Presentation to L'Academie Internationale de Musique Electroacoustique

Bourges, France, June 1997

Published in Organised Sound, 3(2), 141-146

COMPOSITION & DIFFUSION: SPACE IN SOUND IN SPACE

I. Introduction
Composition and diffusion can be understood as two complementary and related processes: bringing sounds together, and spreading them out again in an organized fashion. In the Western tradition, these two processes are frequently carried out by different people at different times, each drawing on specialized knowledge. The electroacoustic tradition, even if much briefer, offers the possibility of the composer designing and implementing both aspects of the music, and interrelating them in highly specific ways. Computer control offers the greatest precision in dealing with the complexities of these processes, even though, at present, separate programs are usually required.

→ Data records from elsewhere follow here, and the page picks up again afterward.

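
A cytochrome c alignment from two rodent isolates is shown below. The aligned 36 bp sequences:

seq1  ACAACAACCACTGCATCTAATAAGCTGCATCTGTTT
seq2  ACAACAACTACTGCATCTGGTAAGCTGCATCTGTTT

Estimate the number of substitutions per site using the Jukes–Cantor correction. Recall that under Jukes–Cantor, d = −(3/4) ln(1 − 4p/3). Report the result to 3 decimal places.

0.088

The sequences differ at 3 of 36 sites (9, 19, 20), so p = 3/36 ≈ 0.083333.
d = −(3/4) ln(1 − 4p/3) = −0.75 ln(1 − 0.111111) = −0.75 ln(0.888889)
  = −0.75 × (-0.117783) = 0.088337 substitutions/site.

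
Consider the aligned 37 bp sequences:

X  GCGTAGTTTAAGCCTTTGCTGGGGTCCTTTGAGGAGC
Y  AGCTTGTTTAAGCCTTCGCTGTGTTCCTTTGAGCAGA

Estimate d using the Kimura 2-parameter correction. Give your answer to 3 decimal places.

Of 37 sites, 2 differences are transitions and 7 are transversions, so P = 2/37 ≈ 0.054054 and Q = 7/37 ≈ 0.189189.
Under the Kimura two-parameter model, d = −½ ln(1 − 2P − Q) − ¼ ln(1 − 2Q).
1 − 2P − Q = 0.702703, giving −½ ln(0.702703) = 0.176410.
1 − 2Q = 0.621622, giving −¼ ln(0.621622) = 0.118856.
d = 0.176410 + 0.118856 = 0.295266.

0.295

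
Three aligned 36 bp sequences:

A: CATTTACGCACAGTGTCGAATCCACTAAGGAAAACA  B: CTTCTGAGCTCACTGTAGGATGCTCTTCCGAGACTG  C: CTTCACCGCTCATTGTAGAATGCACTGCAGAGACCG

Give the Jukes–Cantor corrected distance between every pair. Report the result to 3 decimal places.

A–B: 17/36 sites differ → p ≈ 0.472222, d = −0.75 ln(1 − 0.629629) = 0.744938 ≈ 0.745.
A–C: 14/36 sites differ → p ≈ 0.388889, d = −0.75 ln(1 − 0.518519) = 0.548166 ≈ 0.548.
B–C: 9/36 sites differ → p = 0.25, d = −0.75 ln(1 − 0.333333) = 0.304098 ≈ 0.304.

d(A,B) = 0.745, d(A,C) = 0.548, d(B,C) = 0.304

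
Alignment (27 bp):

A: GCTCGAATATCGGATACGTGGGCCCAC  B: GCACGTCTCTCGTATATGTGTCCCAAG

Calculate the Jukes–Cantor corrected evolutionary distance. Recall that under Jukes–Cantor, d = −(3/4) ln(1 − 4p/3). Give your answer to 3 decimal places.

0.511

The sequences differ at 10 of 27 sites (3, 6, 7, 9, 13, 17, 21, 22, 25, 27), so p = 10/27 ≈ 0.37037.
d = −(3/4) ln(1 − 4p/3) = −0.75 ln(1 − 0.493827) = −0.75 ln(0.506173)
  = −0.75 × (-0.680877) = 0.510658 substitutions/site.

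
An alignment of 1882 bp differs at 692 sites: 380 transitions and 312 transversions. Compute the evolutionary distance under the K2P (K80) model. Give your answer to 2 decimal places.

P = 380/1882 ≈ 0.201913 and Q = 312/1882 ≈ 0.165781.
Under the Kimura two-parameter model, d = −½ ln(1 − 2P − Q) − ¼ ln(1 − 2Q).
1 − 2P − Q = 0.430393, giving −½ ln(0.430393) = 0.421528.
1 − 2Q = 0.668438, giving −¼ ln(0.668438) = 0.100703.
d = 0.421528 + 0.100703 = 0.522231.

0.52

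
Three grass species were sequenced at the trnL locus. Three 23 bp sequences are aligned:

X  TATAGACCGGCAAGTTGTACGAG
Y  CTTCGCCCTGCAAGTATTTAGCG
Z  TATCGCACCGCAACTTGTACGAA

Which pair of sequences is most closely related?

X and Z

X–Y: 10/23 differ, p = 0.435, d = 0.650.
X–Z: 6/23 differ, p = 0.261, d = 0.321.
Y–Z: 11/23 differ, p = 0.478, d = 0.761.
The smallest distance is between X and Z.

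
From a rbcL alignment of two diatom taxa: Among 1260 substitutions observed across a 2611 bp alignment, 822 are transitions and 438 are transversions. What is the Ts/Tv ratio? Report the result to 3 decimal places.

R = 822/438 = 1.876712… ≈ 1.877 (to 3 d.p.).

1.877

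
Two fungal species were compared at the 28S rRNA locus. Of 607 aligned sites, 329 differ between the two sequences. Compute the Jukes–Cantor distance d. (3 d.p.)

0.962

p = 329/607 ≈ 0.54201.
d = −(3/4) ln(1 − 4p/3) = −0.75 ln(1 − 0.72268) = −0.75 ln(0.27732)
  = −0.75 × (-1.282583) = 0.961937 substitutions/site.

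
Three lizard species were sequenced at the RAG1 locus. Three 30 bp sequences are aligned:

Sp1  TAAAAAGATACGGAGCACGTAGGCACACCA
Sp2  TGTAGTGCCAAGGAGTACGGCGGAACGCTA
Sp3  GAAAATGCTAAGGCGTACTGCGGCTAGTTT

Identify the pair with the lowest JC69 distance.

Sp2 and Sp3

Sp1–Sp2: 13/30 differ, p = 0.433, d = 0.647.
Sp1–Sp3: 15/30 differ, p = 0.500, d = 0.824.
Sp2–Sp3: 12/30 differ, p = 0.400, d = 0.572.
The smallest distance is between Sp2 and Sp3.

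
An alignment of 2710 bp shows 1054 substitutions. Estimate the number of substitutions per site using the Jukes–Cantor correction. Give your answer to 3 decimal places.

0.548

p = 1054/2710 ≈ 0.38893.
d = −(3/4) ln(1 − 4p/3) = −0.75 ln(1 − 0.518573) = −0.75 ln(0.481427)
  = −0.75 × (-0.731001) = 0.548251 substitutions/site.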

I am mainly referring to the practice of timbral composition, which may be thought of as shaping the space within the sound, that is, its perceived volume (Truax, 1992). By this term I mean not merely the loudness of the sound, but rather its spectral and temporal shape, both of which contribute to its perceived magnitude and form. Diffusion, as the performance mode for these sounds, refers to the distribution of the (usually stereo) sound in a space through the use of a mixer and multiple loudspeakers. However, we can also understand the success of such a performance as a matching of the space within the sound with the space into which it is projected. This can be done even more effectively with multiple channel inputs where each soundtrack can be kept discrete and projected independently of all others.

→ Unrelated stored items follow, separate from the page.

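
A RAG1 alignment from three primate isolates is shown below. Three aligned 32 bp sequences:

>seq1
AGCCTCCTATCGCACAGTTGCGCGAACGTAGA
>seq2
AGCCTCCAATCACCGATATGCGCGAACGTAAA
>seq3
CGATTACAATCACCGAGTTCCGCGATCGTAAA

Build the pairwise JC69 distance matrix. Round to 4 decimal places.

seq1–seq2: 7/32 sites differ → p = 0.21875, d = −0.75 ln(1 − 0.291667) = 0.258631 ≈ 0.2586.
seq1–seq3: 11/32 sites differ → p = 0.34375, d = −0.75 ln(1 − 0.458333) = 0.459828 ≈ 0.4598.
seq2–seq3: 8/32 sites differ → p = 0.25, d = −0.75 ln(1 − 0.333333) = 0.304098 ≈ 0.3041.

d(seq1,seq2) = 0.2586, d(seq1,seq3) = 0.4598, d(seq2,seq3) = 0.3041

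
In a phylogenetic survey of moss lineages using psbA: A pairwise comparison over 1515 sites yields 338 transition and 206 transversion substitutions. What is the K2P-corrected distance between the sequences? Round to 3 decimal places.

0.516

P = 338/1515 ≈ 0.223102 and Q = 206/1515 ≈ 0.135974.
Under the Kimura two-parameter model, d = −½ ln(1 − 2P − Q) − ¼ ln(1 − 2Q).
1 − 2P − Q = 0.417822, giving −½ ln(0.417822) = 0.436350.
1 − 2Q = 0.728052, giving −¼ ln(0.728052) = 0.079346.
d = 0.436350 + 0.079346 = 0.515696.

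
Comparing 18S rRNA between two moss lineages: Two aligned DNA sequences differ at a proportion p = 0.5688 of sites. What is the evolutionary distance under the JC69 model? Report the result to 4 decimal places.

d = −(3/4) ln(1 − 4p/3) = −0.75 ln(1 − 0.7584) = −0.75 ln(0.2416)
  = −0.75 × (-1.420472) = 1.065354 substitutions/site.

1.0654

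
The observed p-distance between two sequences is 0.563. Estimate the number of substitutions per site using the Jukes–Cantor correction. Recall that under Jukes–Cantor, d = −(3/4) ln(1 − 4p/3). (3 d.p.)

1.042

d = −(3/4) ln(1 − 4p/3) = −0.75 ln(1 − 0.750667) = −0.75 ln(0.249333)
  = −0.75 × (-1.388966) = 1.041725 substitutions/site.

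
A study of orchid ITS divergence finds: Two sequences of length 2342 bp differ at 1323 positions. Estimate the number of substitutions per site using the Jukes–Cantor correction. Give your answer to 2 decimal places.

1.05

p = 1323/2342 ≈ 0.564902.
d = −(3/4) ln(1 − 4p/3) = −0.75 ln(1 − 0.753203) = −0.75 ln(0.246797)
  = −0.75 × (-1.399189) = 1.049392 substitutions/site.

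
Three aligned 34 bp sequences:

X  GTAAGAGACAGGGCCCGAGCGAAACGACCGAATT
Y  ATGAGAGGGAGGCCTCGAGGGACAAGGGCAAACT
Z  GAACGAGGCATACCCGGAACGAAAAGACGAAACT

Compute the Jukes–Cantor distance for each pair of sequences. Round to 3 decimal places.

d(X,Y) = 0.535, d(X,Z) = 0.477, d(Y,Z) = 0.665

X–Y: 13/34 sites differ → p ≈ 0.382353, d = −0.75 ln(1 − 0.509804) = 0.534712 ≈ 0.535.
X–Z: 12/34 sites differ → p ≈ 0.352941, d = −0.75 ln(1 − 0.470588) = 0.476991 ≈ 0.477.
Y–Z: 15/34 sites differ → p ≈ 0.441176, d = −0.75 ln(1 − 0.588235) = 0.665477 ≈ 0.665.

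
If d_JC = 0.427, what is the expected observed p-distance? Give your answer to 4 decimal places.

0.3256

p = (3/4)(1 − e^(−4d/3)) = 0.75 × (1 − e^(-0.569333)) = 0.75 × (1 − 0.565903) = 0.325573.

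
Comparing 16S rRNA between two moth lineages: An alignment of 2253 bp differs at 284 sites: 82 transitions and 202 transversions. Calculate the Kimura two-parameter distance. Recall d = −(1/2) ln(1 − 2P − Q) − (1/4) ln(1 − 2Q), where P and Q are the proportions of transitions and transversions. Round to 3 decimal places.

P = 82/2253 ≈ 0.036396 and Q = 202/2253 ≈ 0.089658.
Under the Kimura two-parameter model, d = −½ ln(1 − 2P − Q) − ¼ ln(1 − 2Q).
1 − 2P − Q = 0.83755, giving −½ ln(0.83755) = 0.088637.
1 − 2Q = 0.820684, giving −¼ ln(0.820684) = 0.049404.
d = 0.088637 + 0.049404 = 0.138041.

0.138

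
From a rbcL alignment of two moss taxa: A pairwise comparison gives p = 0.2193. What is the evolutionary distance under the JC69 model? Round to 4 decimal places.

0.2594

d = −(3/4) ln(1 − 4p/3) = −0.75 ln(1 − 0.2924) = −0.75 ln(0.7076)
  = −0.75 × (-0.345876) = 0.259407 substitutions/site.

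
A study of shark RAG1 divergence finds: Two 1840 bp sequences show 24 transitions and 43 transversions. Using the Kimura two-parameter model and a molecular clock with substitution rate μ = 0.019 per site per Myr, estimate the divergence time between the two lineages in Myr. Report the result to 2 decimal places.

0.98

P = 24/1840 ≈ 0.013043 and Q = 43/1840 ≈ 0.02337.
Under the Kimura two-parameter model, d = −½ ln(1 − 2P − Q) − ¼ ln(1 − 2Q).
1 − 2P − Q = 0.950544, giving −½ ln(0.950544) = 0.025360.
1 − 2Q = 0.95326, giving −¼ ln(0.95326) = 0.011967.
d = 0.025360 + 0.011967 = 0.037327.
Under a molecular clock d = 2μt, so t = d/(2μ) = 0.037327 / (2 × 0.019) = 0.98 Myr.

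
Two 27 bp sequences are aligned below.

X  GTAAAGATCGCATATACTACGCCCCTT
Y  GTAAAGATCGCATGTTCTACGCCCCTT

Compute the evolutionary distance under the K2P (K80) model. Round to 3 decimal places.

0.078

Of 27 sites, 1 differences are transitions and 1 are transversions, so P = 1/27 ≈ 0.037037 and Q = 1/27 ≈ 0.037037.
Under the Kimura two-parameter model, d = −½ ln(1 − 2P − Q) − ¼ ln(1 − 2Q).
1 − 2P − Q = 0.888889, giving −½ ln(0.888889) = 0.058891.
1 − 2Q = 0.925926, giving −¼ ln(0.925926) = 0.019240.
d = 0.058891 + 0.019240 = 0.078131.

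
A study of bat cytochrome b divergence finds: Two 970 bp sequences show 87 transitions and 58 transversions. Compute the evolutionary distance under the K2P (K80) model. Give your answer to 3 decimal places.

P = 87/970 ≈ 0.089691 and Q = 58/970 ≈ 0.059794.
Under the Kimura two-parameter model, d = −½ ln(1 − 2P − Q) − ¼ ln(1 − 2Q).
1 − 2P − Q = 0.760824, giving −½ ln(0.760824) = 0.136677.
1 − 2Q = 0.880412, giving −¼ ln(0.880412) = 0.031841.
d = 0.136677 + 0.031841 = 0.168518.

0.169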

At Simon Fraser University (SFU) we have been developing specific digital signal processing (DSP) techniques for each of these operations. The main techniques used for timbral composition are digital resonators, using variable length delay lines with controllable feedback, and granulation of sampled sound used for time stretching, both of which allow the composer to shape the volume of the sound (Truax, 1994). Recently both of these processes have been integrated into the same program (GSAMX). The diffusion project is a custom-designed multiple DSP box, the DM-8, designed by Harmonic Functions in collaboration with SFU, at the centre of which is a computer-controlled 8 by 8 matrix with which 8 input streams may be simultaneously routed to any of 8 output channels, either in fixed or dynamic trajectory patterns. A commercially available 16 by 16 matrix is also being developed.

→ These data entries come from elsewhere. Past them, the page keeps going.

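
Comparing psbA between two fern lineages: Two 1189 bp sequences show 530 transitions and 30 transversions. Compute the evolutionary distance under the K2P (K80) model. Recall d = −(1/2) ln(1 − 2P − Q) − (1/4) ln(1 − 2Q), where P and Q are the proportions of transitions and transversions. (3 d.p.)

P = 530/1189 ≈ 0.445753 and Q = 30/1189 ≈ 0.025231.
Under the Kimura two-parameter model, d = −½ ln(1 − 2P − Q) − ¼ ln(1 − 2Q).
1 − 2P − Q = 0.083263, giving −½ ln(0.083263) = 1.242876.
1 − 2Q = 0.949538, giving −¼ ln(0.949538) = 0.012945.
d = 1.242876 + 0.012945 = 1.255821.

1.256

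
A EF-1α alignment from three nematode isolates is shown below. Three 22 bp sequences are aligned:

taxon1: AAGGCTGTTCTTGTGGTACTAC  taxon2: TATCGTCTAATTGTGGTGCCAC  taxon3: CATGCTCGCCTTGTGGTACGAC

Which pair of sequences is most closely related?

taxon1 and taxon3

taxon1–taxon2: 9/22 differ, p = 0.409, d = 0.591.
taxon1–taxon3: 6/22 differ, p = 0.273, d = 0.339.
taxon2–taxon3: 8/22 differ, p = 0.364, d = 0.497.
The smallest distance is between taxon1 and taxon3.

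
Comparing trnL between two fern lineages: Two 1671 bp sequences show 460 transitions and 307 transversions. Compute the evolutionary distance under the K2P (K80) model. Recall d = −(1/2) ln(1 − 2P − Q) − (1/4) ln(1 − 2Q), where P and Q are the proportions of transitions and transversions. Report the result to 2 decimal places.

P = 460/1671 ≈ 0.275284 and Q = 307/1671 ≈ 0.183722.
Under the Kimura two-parameter model, d = −½ ln(1 − 2P − Q) − ¼ ln(1 − 2Q).
1 − 2P − Q = 0.26571, giving −½ ln(0.26571) = 0.662675.
1 − 2Q = 0.632556, giving −¼ ln(0.632556) = 0.114497.
d = 0.662675 + 0.114497 = 0.777172.

0.78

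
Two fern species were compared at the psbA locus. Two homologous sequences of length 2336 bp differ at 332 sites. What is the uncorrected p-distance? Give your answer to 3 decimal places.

0.142

p = 332/2336 = 0.142123… ≈ 0.142 (to 3 d.p.).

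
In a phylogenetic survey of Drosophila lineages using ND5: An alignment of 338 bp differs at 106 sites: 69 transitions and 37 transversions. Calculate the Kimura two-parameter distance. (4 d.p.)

P = 69/338 ≈ 0.204142 and Q = 37/338 ≈ 0.109467.
Under the Kimura two-parameter model, d = −½ ln(1 − 2P − Q) − ¼ ln(1 − 2Q).
1 − 2P − Q = 0.482249, giving −½ ln(0.482249) = 0.364647.
1 − 2Q = 0.781066, giving −¼ ln(0.781066) = 0.061774.
d = 0.364647 + 0.061774 = 0.426421.

0.4264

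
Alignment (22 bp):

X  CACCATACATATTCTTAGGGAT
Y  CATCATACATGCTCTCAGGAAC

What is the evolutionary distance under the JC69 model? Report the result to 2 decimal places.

The sequences differ at 6 of 22 sites (3, 11, 12, 16, 20, 22), so p = 6/22 ≈ 0.272727.
d = −(3/4) ln(1 − 4p/3) = −0.75 ln(1 − 0.363636) = −0.75 ln(0.636364)
  = −0.75 × (-0.451985) = 0.338989 substitutions/site.

0.34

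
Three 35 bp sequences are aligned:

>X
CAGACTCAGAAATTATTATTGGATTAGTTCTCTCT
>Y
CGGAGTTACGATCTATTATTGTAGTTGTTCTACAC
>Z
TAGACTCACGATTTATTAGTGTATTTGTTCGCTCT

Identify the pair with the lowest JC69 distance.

X–Y: 14/35 differ, p = 0.400, d = 0.572.
X–Z: 8/35 differ, p = 0.229, d = 0.273.
Y–Z: 12/35 differ, p = 0.343, d = 0.458.
The smallest distance is between X and Z.

X and Z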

II. Shaping the space inside the sound

The volume, or perceived magnitude, of a sound depends on its spectral richness, duration, and the presence of unsynchronized temporal components, such as those produced by the acoustic choral effect and reverberation. Electroacoustic techniques expand the range of methods by which the volume of a sound may be shaped. Granular time-stretching is perhaps the single most effective approach, as it contributes to all three of the variables just described. It prolongs the sound in time and overlays several unsynchronized streams of simultaneous grains derived from the source such that prominent spectral components are enhanced. In addition, my GSAMX software allows each grain stream to have its own pitch transposition, either downwards or upwards, according to a scheme where the untransposed pitch is the 4th harmonic in the scale of transpositions. That is, three downward harmonic pitches are available, plus four or more harmonics in each octave above the original pitch. However, processing the material through one or more resonators (using a waveguide or delay line) prior to granulation will also shape the spectrum of the sound quite strongly and bring out particular harmonic or formant regions.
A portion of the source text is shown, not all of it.